HP lawyers take class certification question to appeals court

By David Yates | Sep 25, 2007

Justices on the Ninth Court of Appeals will hear arguments on Thursday, Sept. 27, from lawyers representing Hewlett-Packard Co. and Gateway US Retail Inc. as to whether or not the 58th Judicial District abused its discretion in certifying a statewide class action.

HP's lawyers argue the plaintiffs' class definition "was overly broad and fatally flawed because it potentially would award relief to class members who suffered no injury." HP is represented by Gene Williams of Shook, Hardy & Bacon.

Gateway is not a party in the suit but will argue on HP's behalf via amicus curiae, Latin for "friend of the court." Amicus curiae refers to someone who volunteers to offer information on a point of law to assist the court in deciding a matter before it.

The case in question, Muzette Alvis et al vs. HP, was originally filed on Oct. 31, 1999, in the U.S. District Court for the Eastern District of Texas, and centers around allegedly defective floppy disk controllers installed in HP computers. The case also brings up the issue of whether a class of plaintiffs should be certified to pursue a declaratory judgment of warranty rights or alternative claim for damages.

"A few days after Alvis purchased her HP computer, her daughter's boss, Hal LaPray (who is the class representative in the identical litigation filed against Compaq Computer Corporation) came to Alvis' residence with other 'FDC class counsel' to 'test' her new computer. Alvis was told her computer 'had a problem,' and within a few days she agreed to act as the class representative in the federal action," said an appeals brief filed by HP lawyers in 2005.

The class action petition has been amended three times since the bulk of the lawsuit was transferred to the Jefferson County 58th Judicial District sometime in 2001.

According to the lawsuit's documents, between the years of 2002 and 2005, HP filed around a dozen motions to seal records sought by plaintiffs' lawyers Wayne Reaud and Gilbert Low, arguing the records "fall out of the scope of discovery" and contain sensitive financial information not meant for public eyes.

Reaud was also one of the plaintiffs' attorneys in a 1999 class action suit against Toshiba over alleged defects in floppy disks. Toshiba settled the case for more than $2 billion.

In 2005, HP appealed the former 58th District Judge James Mehaffy's ruling allowing the class action to proceed, claiming the "trial court erred by permitting plaintiffs to sustain their breach of express warranty claims without proving that the alleged (floppy disk) error actually manifested itself."

HP lawyers wrote in their brief that "proof of malfunction requires individual inquires that preclude class certification under (Texas law)."

"The Trial Court certified a Texas-wide class of HP computer owners, who allege that HP breached its express warranty by selling computers containing floppy disk controller (FDC) chips that are 'defective in the box,'" court documents said.

"In certifying this Texas-wide class, the Trial Court concluded that it was unnecessary for class members to prove that their computers ever malfunctioned because of the alleged defect at issue… According to the Trial Court, whether each class member's HP computer actually operates correctly is irrelevant; the computer is 'defective in the box' if the FDC fails to meet certain 'industry standards and specifications' that are undefined and unknown by Plaintiffs."
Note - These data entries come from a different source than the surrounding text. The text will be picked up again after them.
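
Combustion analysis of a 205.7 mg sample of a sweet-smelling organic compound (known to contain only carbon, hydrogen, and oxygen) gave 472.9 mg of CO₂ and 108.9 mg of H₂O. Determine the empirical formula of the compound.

C8H9O3

mol C = 0.4729 g CO₂ ÷ 44.009 g/mol = 0.010746 mol
mol H = 2 × 0.1089 g H₂O ÷ 18.015 g/mol = 0.012090 mol
mass O = 0.2057 − (0.12906 + 0.012187) = 0.064449 g → mol O = 0.064449 ÷ 15.999 = 0.0040283 mol
Divide by the smallest (0.0040283 mol): C 2.668, H 3.001, O 1.000
Multiplying each by 3 gives whole numbers: C 8.00, H 9.00, O 3.00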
HP lawyers assert the 58th Court's ruling created a "windfall" for plaintiffs and their lawyers. "As far as HP, plaintiffs, or the Trial Court is aware, no consumer has ever experienced the alleged FDC error."

"…Plaintiff Alvis purchased an HP Pavilion 6530 in October 1999 and used her computer for approximately eight days before filing a lawsuit against HP," the suit said. "The federal action alleged, inter alia, that the alleged FDC error violated the Computer Fraud and Abuse Act. In March 2003, the federal action was dismissed with prejudice."

On Sept. 18, 2007, Gateway lawyers filed a brief of amicus curiae, asking justices if it is reasonable for plaintiffs to ask for punitive damages "when they can establish neither a legally cognizable claim nor a concrete injury."

The current lawsuit tied up in the Appeals Court is patterned after a 1998 California lawsuit, Phillips Adams vs. HP. In May 2000, Adams entered in to a Master Agreement with HP to provide a solution to HP's FDC defect and was paid $27.5 million for technical services related to detecting and patching the FDC defect, suit documents said.

Adams had filed his suit under the False Claims Act, and was proceeding as a qui tam plaintiff, which allows for a private individual, or whistleblower with knowledge of past or present fraud committed against the U.S. federal government, to bring suit on its behalf, the suit and Britannica Online Encyclopedia said.

According to the Britannica Online Encyclopedia, information introduced by means of amicus curiae may be a legal opinion in the form of a brief - testimony that has not been solicited by any of the parties - or a learned treatise on a matter that bears on the case. The decision whether to admit the information lies with the discretion of the court.

Although the case will be heard on Thursday, it may take months before justices reach a decision.